In the modern era, smartphones have become a vital means of human communication holding sensitive user information. Within this framework, the popular Android-based devices present limitations concerning their permission management system, generating privacy risks as they are strongly dependent on third-party libraries, facilitating code development, granting developers with a steady stream of revenue. Moroever, the spread of vulnerable third-party libraries can have negative repercussions for Android users due to the fact that they incentivize apps to request more permissions than required resulting in extensive leakage of personal information.
Lately, Android 6 moved towards a more fine-grained run time permission system where users can either accept or reject a permission request at run time or rescind permissions at any time from the system’s settings. Despite mobile users are now privileged with a more precise granting of permissions, they still lack required resources to identify which permission requests relate to the functionality of the app and which rendered to untrusted third-party libraries. As a consequence, apps remain a black box with hidden inner workings and therefore Android users cannot make informed decisions on which permissions should be granted to each app. This can prevent them from gaining fully benefits from its potential.
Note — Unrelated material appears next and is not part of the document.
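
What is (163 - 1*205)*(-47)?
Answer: 1974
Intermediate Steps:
(163 - 1*205)*(-47) = (163 - 205)*(-47) = -42*(-47) = 1974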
Michalis Diamantaris, Elias P. Papadopoulos, Evangelos P. Markatos, Sotiris Ioannidis, and Jason Polakis in their research work “REAPER: Real-time App Analysis for Augmenting the Android Permission System” address this challenge by presenting the REAPER system, which provides a novel dynamic analysis that can trace in real time the permissions requested by apps and can discriminate those requested by the app’s core functionality from those requested by the app’s third-party libraries. To a greater extent, they have deployed a sophisticated UI automator that can dynamically analyse apps and infer the origin of Permission Protected Calls (PPCs) and non-protected calls that access Personally Identifiable Information (PII). Reaper consists of three main components: (i) the UIHarvester, which is a sophisticated UI automation tool for testing apps, (ii) the PermissionHarvester, an inline hooking for passive monitoring of the internals of the Android Operating System (OS) leading to permission checks, and (iii) the StackAnalyzer which can stacktrace and infer the third-party library origin and its type. REAPER requires root access but do not rely on any OS, which makes it applicable to all stock Android versions. The authors have conducted a thorough evaluation of their system’s performance. Furthermore, REAPER used to scrutinize 5K popular Android apps and their findings concern valuable input. Indicatively, they found that: (i) 90% of the apps engage more PPCs against the core app itself., (ii) 65% of used permissions are derived from third-party libraries, (iii) 34% of the apps never issue PPCs from their core code as the requested permissions originate solely from library code and 48-59% dangerous permissions are linked to third-party libraries. For instance, they’ve explored Google Play services which direct to several libraries. In conclusion, REAPER can be utilized to enhance Android’s fine-grained run time permission system allowing users to deny unwanted permissions that do not rely on app’s core functionality. Hence, users can prevent third-party libraries from obtaining access to their personal and sensitive information.